Francesc Vendrell, the Secretary-General's Personal Representative and head of the Special Mission to Afghanistan, briefed correspondents at Headquarters this afternoon on his recent fact-finding trip to Afghanistan and neighbouring States.
Mr. Vendrell explained that, in addition to travelling to Kabul to speak with Taliban authorities, he had visited Iran, Tajikistan, Uzbekistan and the Russian Federation. He had also travelled to Dushanbe, Tajikistan, to talk to the United Front leaders.
He said he would brief the member States of the "Six plus Two" group (China, Iran, Pakistan, Tajikistan, Turkmenistan and Uzbekistan, plus the Russian Federation and the United States) at its senior-level meeting, to be held on Monday at United Nations Headquarters. This meeting would focus on cooperation to tackle the cultivation and trafficking of drugs.
The Secretary-General's decision that his Personal Representative should be based in the region was part of an effort to strengthen the United Nations capacity to assist in the search for solutions for Afghanistan, Mr. Vendrell said. For the same reason, the political posts in the United Nations Special Mission to Afghanistan (UNSMA) would soon be filled. He said he also planned to open an office in Tehran, to reopen an office in Kabul and to have more frequent contacts with the United Front authorities.
The UNSMA civil affairs unit, approved in December 1998, was now operational, with offices open in Kabul, Kandahar, Herat and Mazar-e-Sharif, he continued. He hoped to open an office somewhere in the far north, probably Feyzabad, soon.
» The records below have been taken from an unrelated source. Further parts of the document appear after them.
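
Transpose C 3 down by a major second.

Counting two letter names down from C lands on B.
A major second spans 2 semitones, so from C3 the target pitch is Bb2.

B-flat 2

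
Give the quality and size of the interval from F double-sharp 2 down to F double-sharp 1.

perfect octave

Descending from F##2 to F##1 is the same interval as ascending F##1 to F##2.
F to F is the same letter name, plus an octave, so the interval is some kind of octave.
The perfect octave spans 12 semitones, and F##1 to F##2 is exactly 12 semitones — so this is a perfect octave.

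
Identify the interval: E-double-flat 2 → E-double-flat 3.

perfect 8th

E to E is the same letter name, plus an octave: an octave.
The perfect octave spans 12 semitones, and Ebb2 to Ebb3 is exactly 12 semitones — so this is a perfect octave.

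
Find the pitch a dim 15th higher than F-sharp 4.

For a fifteenth the letter name doesn't change: still F, two octaves up.
A diminished fifteenth spans 23 semitones, so from F#4 the target pitch is F6.

F 6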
In addition an office was planned -- to be opened when the security situation allowed -- for Bamian, a region where the humanitarian and human rights situation had been of concern for several years.
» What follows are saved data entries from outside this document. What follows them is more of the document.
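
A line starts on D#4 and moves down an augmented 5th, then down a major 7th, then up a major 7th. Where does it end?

G3

Down an augmented fifth from D#4: G3 (8 semitones down).
Down a major seventh from G3: Ab2 (11 semitones down).
Ab2 up a major seventh → G3 (11 semitones).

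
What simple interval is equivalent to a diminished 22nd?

Take out 2 octaves (14 from the number): 22 − 14 = 8.
Quality carries through unchanged, so the simple form is a diminished octave.

diminished 8th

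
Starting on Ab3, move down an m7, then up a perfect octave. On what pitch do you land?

Ab3 down a minor seventh → Bb2 (10 semitones).
A perfect octave up from Bb2 is Bb3.

Bb3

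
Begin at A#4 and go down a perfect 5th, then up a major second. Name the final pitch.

A perfect fifth down from A#4 is D#4.
Up a major second from D#4: E#4 (2 semitones up).

E#4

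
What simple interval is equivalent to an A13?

Take out an octave (7 from the number): 13 − 7 = 6.
That makes an augmented thirteenth a compound augmented sixth — an octave plus an augmented sixth.

augmented sixth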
As Personal Representative of the Secretary-General, his base of operations would be Islamabad (Pakistan), he said, although he expected to travel to Afghanistan, as well as to its neighbours, frequently.
Mr. Vendrell described his task as "challenging, to say the least", but noted that the Afghan parties had, in discussions with him, mentioned that they would be willing to enter into a ceasefire. This possibility, however, very much depended on how such a ceasefire would work and how it would be verified. Without verification, it seemed likely that any ceasefires would be temporary at best.
There was also general agreement that there should be a multi-ethnic representative government, he said, but the problem of what each side meant by this term remained. He would seek to clarify terms in further discussions with the parties.
The members of the "Six plus Two" group had reiterated their support for the Secretary-General's efforts, he said. He hoped that the group's efforts would be coordinated with, and geared to the same end as, the Secretary- General's efforts. He had found group members well disposed to push the peace process forward.
Asked about members of the "Six plus Two" funnelling weapons to their preferred side, he said he suspected the flow of weapons continued. Eventually a comprehensive settlement, including a ceasefire, was needed. However, it must be desired by the two sides, he added, and it was important to ensure that a means to verify its implementation existed.
Asked about Taliban involvement in the drug trade, he said that the drug problem certainly existed in the Taliban-controlled areas, but had also existed under previous governments. There had been a bumper crop last year, and as a result the percentage of drugs flowing from Afghanistan had increased, and not just from the area controlled by the Taliban.
The Taliban had told him they were opposed to the drug trade and to drug cultivation, and would, if they could get financial support for alternate crop cultivation, put a stop to it. However, such support was not forthcoming, in part precisely because of the Taliban engagement in the drug trade, along with their alleged support for terrorism, he said. This vicious circle must be broken.
Asked about the Taliban's capacity to govern without bloodshed, he explained that he had only made a day trip into Afghanistan, so he could not make a personal assessment, but that the Taliban certainly seemed to be able to maintain order in the areas under their control.
He said that media reports of some improvements in health, education and the treatment of women in the Taliban-controlled areas were borne out by reports he had received from the Office of the Humanitarian Coordinator for Afghanistan.
Asked for information about any changes in the Taliban position on sanctuary for alleged terrorist Usama bin Laden, he explained that the Taliban had expressed concern about their lack of international recognition. He had responded that one reason for this was a perception that they were either sponsoring or allowing terrorism, including by harbouring Mr. bin Laden. The Taliban representatives had stated that they were totally opposed to terrorism, but that Mr. bin Laden was a guest, that he had become a resident of Afghanistan prior to the Taliban taking control, and that he no longer had communication with his followers. This view was not one shared by some United Nations Member States, Mr. Vendrell said he had pointed out.
Regarding the Taliban's perception of the United Nations, he said the Organization had found it easier to operate in Afghanistan in the last two months. There were now several women employees of humanitarian agencies working actively and without problems inside Afghanistan. The Taliban had also accepted the opening of United Nations civil affairs offices in areas under their control -- as had the United Front -- and that was a welcome development, he added.